There are a lot of differences between English and Japanese that make learning the latter incredibly difficult.
Take the way that animals and people are counted, for instance. In English, you’d simply pop the number in front of the subject — “one cow”, “one bird”, “one person” and so on. But in Japanese, you have to attach a unique word to the number, depending on what the subject is. This requires study, practice, and patience, as around 500 counters exist in Japanese.
Why do these counters exist, and how can you remember them? It’s a question that’s plagued not only students of the language for years, but Japanese people themselves, who are often as puzzled as the rest of us when asked about them.
However, Japanese Twitter user Mano Mano (@manomano_farm) recently shared a reason behind some of the counters for animals and people, and after sharing it online it blew everyone’s minds, earning over 383,000 likes from people who couldn’t believe they’d never made the connection before.
Are you ready to connect the dots behind the language conundrum? Prepare to have your mind blown as you read the translation of the below tweet, which will change the way you think about Japanese counters forever.
“An amazing thing I recently discovered is that ‘How to count animals is dependent on what remains after death’.
Cows and pigs are counted as “一頭” (“itto”), birds are counted as “一羽” (“ichiwa”), and fish are counted as “一尾” (“ichibi”).
In other words, the counter is named after the part that’s not eaten or the part that remains.
And since humans leave behind their “名前” (“namae” or “name”) after they die, the counter for people is “一名” (ichimei).
Did you all know this? The scales have fallen from my eyes so I’m sharing it.”
The scales certainly fell from our eyes too, as it did for thousands of other people around Japan upon hearing this revelation.
So let’s unpack some of the details from the tweet.
When Mano Mano says “Cows and pigs are counted as “一頭” (“itto”)“, this is the counter for one animal, as it has the kanji for “one” (“一”) in front of the kanji counter. That’s the case for all the counters mentioned, and if you were to describe more than one animal, you would change that number accordingly.
However, the really interesting part comes with the counter itself. The kanji used to count cows and pigs (and other large animals like elephants and tigers) is “頭“, which is the kanji for “head”. Some people believe this counter originates from the end of the Meiji era (1868-1912), when Japan adopted the Western style of counting livestock by the head. However, the skulls of these large animals also invoke impactful imagery that are synonymous with the remains of giant animals.
Taking a look at the other mentions in the tweet, the counter for birds is “羽“, which is the kanji for “wing“, while the counter for fish is “尾” (“tail“). When you think about it, one of the most distinguishing features of a fossilised bird skeleton is the wings, and when it comes to fish, people often leave the tail behind, so you’d be able to count how many fish you’ve eaten by counting the tails.

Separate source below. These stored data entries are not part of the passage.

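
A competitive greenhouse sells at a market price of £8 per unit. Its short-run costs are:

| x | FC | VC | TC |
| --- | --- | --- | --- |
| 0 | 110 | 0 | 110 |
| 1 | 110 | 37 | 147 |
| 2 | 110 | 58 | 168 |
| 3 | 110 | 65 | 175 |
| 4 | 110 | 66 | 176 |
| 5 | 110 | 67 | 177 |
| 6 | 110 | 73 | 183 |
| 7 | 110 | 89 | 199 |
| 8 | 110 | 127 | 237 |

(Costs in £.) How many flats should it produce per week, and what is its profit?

Profit at each row (π = 8x − TC): x=0: -110; x=1: -139; x=2: -152; x=3: -151; x=4: -144; x=5: -137; x=6: -135; x=7: -143; x=8: -173.
Profit is highest at x = 0. Equivalently, the lowest AVC in the table is 73/6 ≈ £12.17 at x = 6, and P = £8 falls below it — price never covers variable cost, so the firm shuts down and loses only its fixed cost.

x = 0 (shut down); profit = -£110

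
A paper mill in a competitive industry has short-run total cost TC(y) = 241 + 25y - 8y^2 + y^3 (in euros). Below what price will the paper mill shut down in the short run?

€9 per unit

The firm shuts down when price falls below the minimum of average variable cost. AVC = VC/y = 25 - 8y + y^2.
dAVC/dy = -8 + 2y = 0 gives y = 4. min AVC = 25 - 8·4 + 4^2 = 9.
The firm shuts down for any P below €9.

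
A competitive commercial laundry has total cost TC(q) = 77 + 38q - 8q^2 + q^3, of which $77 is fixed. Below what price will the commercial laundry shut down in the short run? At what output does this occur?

The firm shuts down when price falls below the minimum of average variable cost. AVC = VC/q = 38 - 8q + q^2.
At the minimum of AVC, MC = AVC. MC = 38 - 16q + 3q^2; setting MC = AVC gives 2q^2 - 8q = 0, so q = 4. min AVC = 22.
So the shutdown price is $22.

$22 per unit, at q = 4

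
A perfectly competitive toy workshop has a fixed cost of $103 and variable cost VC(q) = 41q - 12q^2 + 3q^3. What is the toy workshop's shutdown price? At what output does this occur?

$29 per unit, at q = 2

The shutdown price is the minimum of AVC. VC = 41q - 12q^2 + 3q^3, so AVC = 41 - 12q + 3q^2.
At the minimum of AVC, MC = AVC. MC = 41 - 24q + 9q^2; setting MC = AVC gives 6q^2 - 12q = 0, so q = 2. min AVC = 29.
For P < $29 the firm produces nothing.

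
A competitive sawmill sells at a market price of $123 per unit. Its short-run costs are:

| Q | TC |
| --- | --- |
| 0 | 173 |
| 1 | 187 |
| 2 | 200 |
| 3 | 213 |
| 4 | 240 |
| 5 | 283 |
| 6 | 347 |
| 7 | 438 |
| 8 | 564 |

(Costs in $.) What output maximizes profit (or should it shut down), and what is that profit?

Q = 7; profit = $423

Tabulate TR − TC: Q=0: -173; Q=1: -64; Q=2: 46; Q=3: 156; Q=4: 252; Q=5: 332; Q=6: 391; Q=7: 423; Q=8: 420.
Profit is maximized at Q = 7. AVC there is 265/7 = $37.86 ≤ P, so producing beats shutting down (which would give -$173).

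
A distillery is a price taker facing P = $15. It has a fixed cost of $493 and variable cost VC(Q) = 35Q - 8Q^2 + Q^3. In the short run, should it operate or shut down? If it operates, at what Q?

Strip out fixed cost: VC = 35Q - 8Q^2 + Q^3. Then AVC = 35 - 8Q + Q^2 and MC = 35 - 16Q + 3Q^2.
The AVC parabola has its vertex at Q = 8/2 = 4, where AVC = 35 - 8·4 + 4^2 = $19.
Since P = $15 < min AVC = $19, price fails to cover variable cost at any output.
Best response: produce nothing and absorb the $493 fixed cost.

Shut down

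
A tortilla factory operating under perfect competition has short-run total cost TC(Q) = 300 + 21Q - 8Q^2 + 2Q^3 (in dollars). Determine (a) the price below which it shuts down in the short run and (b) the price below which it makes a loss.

AVC = 21 - 8Q + 2Q^2; minimized at Q = 2, giving min AVC = $13. That is the shutdown price.
ATC = 300/Q + 21 - 8Q + 2Q^2. Setting dATC/dQ = −300/Q^2 − 8 + 4Q = 0 gives Q = 5 (since 4·5^3 − 8·5^2 = 300).
min ATC = 300/5 + 21 − 8·5 + 2·5^2 = $91. That is the break-even price.
Between these two prices the firm operates at a loss; above $91 it earns a profit.

Shutdown price = $13; break-even price = $91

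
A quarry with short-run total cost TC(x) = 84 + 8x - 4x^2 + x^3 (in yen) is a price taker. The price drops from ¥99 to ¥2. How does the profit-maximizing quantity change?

AVC = 8 - 4x + x^2, minimized at x = 2 where min AVC = ¥4. MC = 8 - 8x + 3x^2.
With P = ¥99 above the shutdown price, P = MC gives x = 7.
At P = ¥2 < min AVC = ¥4, price no longer covers variable cost at any output, so the firm shuts down: x = 0.

Output falls from 7 to 0 (the firm shuts down)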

Of course, there are exceptions to the rule, as there always have been — take rabbits, for instance, which use the “羽” counter despite not having wings. There are theories for these discrepancies too, though, with some saying the rabbit counter came about because monks weren’t allowed to eat quadrupeds for religious reasons, so counting rabbits’ ears as “wings” allowed them to get around that fact.
The most poetic takeaway from Mano Mano’s tweet, though, is the notion that all humans leave behind is their name. This is particularly poignant in Japan, where people are given a new name after they die, to avoid them returning to this world when their former name is spoken.
The theory that counters are connected to what an animal or person leaves behind is an intriguing one that provides us with a lot of food for thought. It’s certainly a handy tool to help us remember some of the counters and how to identify them, which is much needed when there are still so many more counters in the language to master.